The Mason resident finished the 13.1-mile course in 1:21:20 and was crowned with laurels after clinching the top honor Sunday morning.
“I’m really excited,” said Robillard, 32. “It’s kind of nice two years in a row, because you never know who’s going to come out. You never know how your day is going to go. That’s the mystery of running races – you don’t know how it’s going to go until you’re in it.”
Robillard finished ahead of second-place Erin O’Mara (1:24:50) and third-place Grace Conrad (1:25:21) and felt a bit isolated in the lead. But like the 2011 half-marathon, she drew inspiration from her kids, Addie and Jameson.
Addie, 4, is Robillard’s “number one fan” and Jameson, 2, is thriving after a bone marrow transplant. Jameson has Wiskott-Aldrich syndrome, a rare immune deficiency and blood clotting disorder.
After doctors told Robillard and her husband, Matt, that Jameson’s life expectancy was 2, they went forward with the transplant. Jameson receives a weekly IV to boost his marrow and is “kicking butt and doing awesome,” Robillard said.
She said she had no excuse to do any less in the Pig.
“You start to think, ‘Oh, I’m tired. My stomach hurts.’ It’s like, really? It’s a little harder when you see your son going through something like that and you’re just running a race. I chose to do it. He didn’t choose that,” Robillard said. “I just kick myself in the (rear) and go.”
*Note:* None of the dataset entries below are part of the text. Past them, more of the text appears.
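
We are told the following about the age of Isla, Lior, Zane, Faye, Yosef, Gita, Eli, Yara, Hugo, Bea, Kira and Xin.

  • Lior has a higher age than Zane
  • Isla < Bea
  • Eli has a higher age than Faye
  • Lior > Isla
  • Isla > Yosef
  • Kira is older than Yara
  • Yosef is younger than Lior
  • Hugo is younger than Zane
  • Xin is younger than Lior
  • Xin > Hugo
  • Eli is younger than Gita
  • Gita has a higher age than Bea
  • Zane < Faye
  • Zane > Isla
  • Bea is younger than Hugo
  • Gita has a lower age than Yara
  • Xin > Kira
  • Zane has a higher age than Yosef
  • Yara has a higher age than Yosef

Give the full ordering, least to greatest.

Yosef < Isla < Bea < Hugo < Zane < Faye < Eli < Gita < Yara < Kira < Xin < Lior

Nothing is placed below Yosef, so it is least; from there Yosef < Isla; Isla < Bea; Bea < Hugo; Hugo < Zane; Zane < Faye; Faye < Eli; Eli < Gita; Gita < Yara; Yara < Kira; Kira < Xin; Xin < Lior, each given directly.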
Robillard has long been an athlete but was never trained formally as a runner. The former Arizona swimmer turned to the sport for its therapeutic benefits and uncovered a talent for long distances.
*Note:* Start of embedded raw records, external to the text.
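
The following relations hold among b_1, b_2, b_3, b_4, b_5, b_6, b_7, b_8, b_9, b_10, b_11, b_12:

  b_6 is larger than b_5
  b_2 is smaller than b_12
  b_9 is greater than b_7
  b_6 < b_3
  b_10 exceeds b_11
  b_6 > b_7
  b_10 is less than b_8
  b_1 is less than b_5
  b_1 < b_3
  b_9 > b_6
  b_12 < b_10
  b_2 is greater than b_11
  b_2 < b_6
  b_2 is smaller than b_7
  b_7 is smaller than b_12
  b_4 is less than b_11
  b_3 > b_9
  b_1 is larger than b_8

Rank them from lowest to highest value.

Each adjacent pair is fixed by a given relation: b_4 < b_11; b_11 < b_2; b_2 < b_7; b_7 < b_12; b_12 < b_10; b_10 < b_8; b_8 < b_1; b_1 < b_5; b_5 < b_6; b_6 < b_9; b_9 < b_3. Chaining them end to end gives the full order.

b_4 < b_11 < b_2 < b_7 < b_12 < b_10 < b_8 < b_1 < b_5 < b_6 < b_9 < b_3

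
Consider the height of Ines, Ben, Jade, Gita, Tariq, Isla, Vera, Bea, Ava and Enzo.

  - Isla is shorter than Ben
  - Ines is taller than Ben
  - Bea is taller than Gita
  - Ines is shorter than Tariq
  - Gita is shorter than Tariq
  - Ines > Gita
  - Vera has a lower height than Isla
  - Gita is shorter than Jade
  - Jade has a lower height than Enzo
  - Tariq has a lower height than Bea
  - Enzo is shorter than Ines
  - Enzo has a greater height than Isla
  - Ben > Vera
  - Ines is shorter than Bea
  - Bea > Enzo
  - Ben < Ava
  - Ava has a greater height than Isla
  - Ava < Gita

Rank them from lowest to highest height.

Each adjacent pair is fixed by a given relation: Vera < Isla; Isla < Ben; Ben < Ava; Ava < Gita; Gita < Jade; Jade < Enzo; Enzo < Ines; Ines < Tariq; Tariq < Bea. Chaining them end to end gives the full order.

Vera < Isla < Ben < Ava < Gita < Jade < Enzo < Ines < Tariq < Bea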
O’Mara, a Michigan native, described herself as a mediocre high school runner who “got a lot better later.”
The 27-year-old didn’t have much time to contemplate her first Pig, though, because her job required her to work Saturday’s expo at the Duke Energy Convention Center.
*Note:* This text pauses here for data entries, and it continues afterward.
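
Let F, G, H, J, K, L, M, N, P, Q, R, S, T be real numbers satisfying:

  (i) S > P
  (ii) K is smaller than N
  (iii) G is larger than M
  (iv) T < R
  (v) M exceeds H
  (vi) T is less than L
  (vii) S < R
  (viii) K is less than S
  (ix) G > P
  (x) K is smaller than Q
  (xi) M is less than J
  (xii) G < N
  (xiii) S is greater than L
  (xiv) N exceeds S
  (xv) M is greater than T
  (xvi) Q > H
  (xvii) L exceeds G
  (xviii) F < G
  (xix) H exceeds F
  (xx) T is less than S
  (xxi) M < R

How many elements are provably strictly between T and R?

4

Chaining upward from T reaches: M, G, L, S, J, N.
Chaining downward from R reaches: K, F, P, H, M, G, L, S.
Strictly between T and R are those in both lists: M, G, L, S — 4 elements.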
“I started the race pretty conservatively. After the marathon split I decided to pick it up and see what I could do. I went from fourth or fifth to second after the split,” O’Mara said.
“I never saw (Robillard) the whole race. She was the clear winner.”
Conrad, a 29-year-old University of Cincinnati student, logged a personal record time and was in second place until the last few miles.